The cowboy has become America’s Roland. Even though the youthfulness of the New World provides four centuries which separate the Old World heroes from the cowboy, the admirable qualities in a not-so-perfect man continue to intrigue us. The legacy of this horse-riding, cow-punching, fast-drawing personality is greatly due to the first and best Western book ever written, Owen Wister’s The Virginian.
“The Virginian is nothing more than a portrait of the American Hero in all his natural grandeur,” Robert Parker remarks in the introduction of the Signet Classics’, copyright 2010 edition, “He is not good because he lives in the West. But the West is where he is able to make his heroism manifest.”
It is the manifestation of natural virtues that has lingered longest and deepest in the American imagination and this memory owes its existence to The Virginian.
Wister has chosen Wyoming to be the Virginian’s turf.

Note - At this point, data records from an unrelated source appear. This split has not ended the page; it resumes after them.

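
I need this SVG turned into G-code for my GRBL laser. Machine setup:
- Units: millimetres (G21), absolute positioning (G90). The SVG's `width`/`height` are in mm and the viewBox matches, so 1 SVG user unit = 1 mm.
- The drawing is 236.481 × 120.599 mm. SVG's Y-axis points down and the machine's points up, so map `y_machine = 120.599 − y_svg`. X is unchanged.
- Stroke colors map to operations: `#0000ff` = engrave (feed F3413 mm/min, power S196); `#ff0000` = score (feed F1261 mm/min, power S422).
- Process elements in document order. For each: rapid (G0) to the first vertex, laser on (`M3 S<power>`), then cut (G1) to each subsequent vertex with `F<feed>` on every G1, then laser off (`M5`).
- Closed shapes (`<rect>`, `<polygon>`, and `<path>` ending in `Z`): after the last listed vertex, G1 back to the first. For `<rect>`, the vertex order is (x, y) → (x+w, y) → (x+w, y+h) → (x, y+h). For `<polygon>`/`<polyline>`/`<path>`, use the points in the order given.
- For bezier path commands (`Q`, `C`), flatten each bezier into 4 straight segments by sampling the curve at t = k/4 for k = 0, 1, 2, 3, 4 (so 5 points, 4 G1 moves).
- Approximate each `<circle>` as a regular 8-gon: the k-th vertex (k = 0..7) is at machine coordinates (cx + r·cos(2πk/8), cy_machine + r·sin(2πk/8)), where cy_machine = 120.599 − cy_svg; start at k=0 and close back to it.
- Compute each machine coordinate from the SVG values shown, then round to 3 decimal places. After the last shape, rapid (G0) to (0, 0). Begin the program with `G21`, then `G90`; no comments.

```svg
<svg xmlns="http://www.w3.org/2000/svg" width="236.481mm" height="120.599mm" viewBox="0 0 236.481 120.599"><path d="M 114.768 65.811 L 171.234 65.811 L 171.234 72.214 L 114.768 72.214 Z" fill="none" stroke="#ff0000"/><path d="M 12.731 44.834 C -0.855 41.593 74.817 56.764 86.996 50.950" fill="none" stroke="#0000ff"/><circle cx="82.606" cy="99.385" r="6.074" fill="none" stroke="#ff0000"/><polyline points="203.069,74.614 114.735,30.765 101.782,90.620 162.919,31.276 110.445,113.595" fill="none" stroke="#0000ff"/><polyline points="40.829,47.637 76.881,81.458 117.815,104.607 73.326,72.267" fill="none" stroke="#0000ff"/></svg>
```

G21
G90
G0 X114.768 Y54.788
M3 S422
G1 X171.234 Y54.788 F1261
G1 X171.234 Y48.385 F1261
G1 X114.768 Y48.385 F1261
G1 X114.768 Y54.788 F1261
M5
G0 X12.731 Y75.765
M3 S196
G1 X16.891 Y75.359 F3413
G1 X40.202 Y71.742 F3413
G1 X68.344 Y68.608 F3413
G1 X86.996 Y69.649 F3413
M5
G0 X88.680 Y21.214
M3 S422
G1 X86.901 Y25.509 F1261
G1 X82.606 Y27.288 F1261
G1 X78.311 Y25.509 F1261
G1 X76.532 Y21.214 F1261
G1 X78.311 Y16.919 F1261
G1 X82.606 Y15.140 F1261
G1 X86.901 Y16.919 F1261
G1 X88.680 Y21.214 F1261
M5
G0 X203.069 Y45.985
M3 S196
G1 X114.735 Y89.834 F3413
G1 X101.782 Y29.979 F3413
G1 X162.919 Y89.323 F3413
G1 X110.445 Y7.004 F3413
M5
G0 X40.829 Y72.962
M3 S196
G1 X76.881 Y39.141 F3413
G1 X117.815 Y15.992 F3413
G1 X73.326 Y48.332 F3413
M5
G0 X0.000 Y0.000

1 u = 1 mm; y_m = 120.599 − y.

[1] `<path>` rectangle, #ff0000→score S422 F1261: (114.768,54.788) → (171.234,54.788) → (171.234,48.385) → (114.768,48.385) → (114.768,54.788) (closed)

[2] `<path>` cubic bezier, #0000ff→engrave S196 F3413: (12.731,75.765) → (16.891,75.359) → (40.202,71.742) → (68.344,68.608) → (86.996,69.649)

[3] `<circle>` circle, #ff0000→score S422 F1261: (88.680,21.214) → (86.901,25.509) → (82.606,27.288) → (78.311,25.509) → (76.532,21.214) → (78.311,16.919) → (82.606,15.140) → (86.901,16.919) → (88.680,21.214) (closed)

[4] `<polyline>` open polyline, #0000ff→engrave S196 F3413: (203.069,45.985) → (114.735,89.834) → (101.782,29.979) → (162.919,89.323) → (110.445,7.004)

[5] `<polyline>` open polyline, #0000ff→engrave S196 F3413: (40.829,72.962) → (76.881,39.141) → (117.815,15.992) → (73.326,48.332)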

The reader enters this cattle land of desolate deserts and rocky mountains between the years of 1874 to 1890. The wind blows about an air of gentle adventure and an under current of romance.
Three main people’s paths cross between the plains and the sky. They include the nameless hero; the cowboy who matures in manhood and fosters natural virtues under the generic name of the Virginian. The hero’s prize to be won is the new school teacher from the East, Molly Wood, while the character Trampas serves as the hero’s adversary and nemesis.